Wednesday, May 20, 2009

Another door opens by a crack

A few weeks ago, as I reported elsewhere, I was invited to speak about LifeRing at Mountain Vista Farm, one of the oldest rural inpatient treatment programs in California. Mountain Vista's reputation is that of a citadel of the 12-step approach. Yet there was genuine interest in hearing about the LifeRing approach, and my presentation appeared to resonate with quite a few of the counselors in attendance.

Now comes an invitation to speak about LifeRing at another well-known bastion of the 12-step approach, the Henry Ohloff program in San Francisco. I will be addressing staff at the outpatient center on June 2. Like Mountain Vista, this program is not ready to host a LifeRing meeting, and it may be quite a while before the treatment protocol opens up to the reality that there are many roads to recovery. But meanwhile, there are staff members in these tradition-bound programs who have their eyes and ears open for new developments that may help some of their clients.

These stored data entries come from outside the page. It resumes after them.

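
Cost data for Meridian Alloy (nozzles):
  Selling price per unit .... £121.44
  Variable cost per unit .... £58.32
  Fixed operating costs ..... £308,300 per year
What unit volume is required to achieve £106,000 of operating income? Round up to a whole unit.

6,564 nozzles

Unit CM = price − variable cost = £121.44 − £58.32 = £63.12.
Units = (FC + target) / CM = (£308,300 + £106,000) / £63.12 = 6,563.69, so 6,564 nozzles.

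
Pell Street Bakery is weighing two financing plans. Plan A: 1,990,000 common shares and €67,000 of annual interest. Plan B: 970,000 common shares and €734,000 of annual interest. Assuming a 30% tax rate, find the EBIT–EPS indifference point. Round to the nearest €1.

€1,368,304

At indifference, (EBIT − 67,000)(1 − t)/1,990,000 = (EBIT − 734,000)(1 − t)/970,000.
The (1 − t) factor cancels: (EBIT − 67,000) × 970,000 = (EBIT − 734,000) × 1,990,000.
Solving, EBIT = (734,000·1,990,000 − 67,000·970,000) / (1,990,000 − 970,000) = 1,395,670,000,000 / 1,020,000 = 1,368,303.92.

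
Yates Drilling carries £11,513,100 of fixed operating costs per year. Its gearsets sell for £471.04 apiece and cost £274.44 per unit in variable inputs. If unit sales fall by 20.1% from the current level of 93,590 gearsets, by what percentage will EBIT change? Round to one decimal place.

At 93,590 units, contribution = 93,590 × £196.60 = £18,399,794.00.
Operating income = contribution − fixed costs = £18,399,794.00 − £11,513,100 = £6,886,694.00.
So DOL = total CM / EBIT = £18,399,794.00 / £6,886,694.00 = 2.6718.
%ΔEBIT = DOL × %ΔSales = 2.6718 × -20.1% = -53.7%.

-53.7%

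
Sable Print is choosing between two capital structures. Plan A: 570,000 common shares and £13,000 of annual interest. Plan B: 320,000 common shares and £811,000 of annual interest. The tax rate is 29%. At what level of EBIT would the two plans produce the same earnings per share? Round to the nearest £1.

£1,832,440

Set EPS_A = EPS_B: (EBIT − £13,000)(1 − 0.29) ÷ 570,000 = (EBIT − £811,000)(1 − 0.29) ÷ 320,000.
The (1 − t) factor cancels: (EBIT − 13,000) × 320,000 = (EBIT − 811,000) × 570,000.
Solving, EBIT = (811,000·570,000 − 13,000·320,000) / (570,000 − 320,000) = 458,110,000,000 / 250,000 = 1,832,440.00.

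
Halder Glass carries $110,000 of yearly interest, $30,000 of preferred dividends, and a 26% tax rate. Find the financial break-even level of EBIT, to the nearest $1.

Grossing the preferred dividend up to pre-tax terms: $30,000 / (1 − 0.26) = $40,540.54.
EPS = 0 when EBIT covers interest plus the pre-tax preferred burden: $110,000 + $40,540.54 = $150,540.54.

$150,541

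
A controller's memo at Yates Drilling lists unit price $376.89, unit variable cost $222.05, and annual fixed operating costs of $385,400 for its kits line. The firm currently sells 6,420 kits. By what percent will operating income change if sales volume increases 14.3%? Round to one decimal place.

At 6,420 units, contribution = 6,420 × $154.84 = $994,072.80.
EBIT = $994,072.80 − $385,400 = $608,672.80.
DOL = contribution ÷ EBIT = $994,072.80 ÷ $608,672.80 = 1.6332.
So EBIT moves 1.6332 × (+14.3%) = +23.4%.

+23.4%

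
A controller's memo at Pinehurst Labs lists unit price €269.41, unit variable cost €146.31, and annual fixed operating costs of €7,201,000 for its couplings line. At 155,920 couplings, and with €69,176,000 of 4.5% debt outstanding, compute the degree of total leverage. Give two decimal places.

2.16

At 155,920 units, contribution = 155,920 × €123.10 = €19,193,752.00.
EBIT = €19,193,752.00 − €7,201,000 = €11,992,752.00. Interest = €3,112,920.00.
DOL = €19,193,752.00 ÷ €11,992,752.00 = 1.6004; DFL = €11,992,752.00 ÷ €8,879,832.00 = 1.3506.
DCL = DOL × DFL = 1.6004 × 1.3506 = 2.1615.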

This is certainly a welcome sign. If I ask why it is occurring, the answer is that patients/clients are driving it. In at least 80 per cent of the cases where we are contacted by a treatment professional and asked for more information about LifeRing, a patient or client was the driver. A patient or client introduced the professional to LifeRing literature or the LifeRing web presence, or informed the professional that he/she was attending LifeRing and that it was helping.

And even when an individual patient or client is not directly the driver, in the sense that he or she located LifeRing and put LifeRing on the professional's radar screen, it is still patients/clients who drive the process passively, by voting with their feet when the professionals only offer an approach that does not work for them. A treatment program that only offers the 12 steps and nothing else is going to experience, sooner or later, the reality that 80 per cent of newcomers to AA walk away within 30 days (and 95 per cent within a year).

While few treatment programs retain a patient as long as a full 30 days -- the average stay at one nominally 28-day program I know is around 10 days -- the client resistance to 12-step may well show up from Day One of treatment. If the program has nothing else to offer, it's going to lose clients earlier than if it offered choices. Monomodal treatment translates into high patient turnover. You don't need to be a rocket scientist to figure it out.

And so, the wheels turn, and sooner or later a call goes out to LifeRing, or another alternative approach. Quite a few LifeRing convenors now have had the experience of explaining LifeRing before audiences in treatment programs. To be sure, it's far too early to proclaim a tsunami, but if we compare the interest in LifeRing from treatment programs ten years ago and now, we're almost in a new era. Ten years ago, most minds were closed and we couldn't get in the door. Today, we're frequently in the embarassing situation of getting requests from a program director to start a meeting, and not having a convenor to take the room. It's a problem, but it's a better problem to have.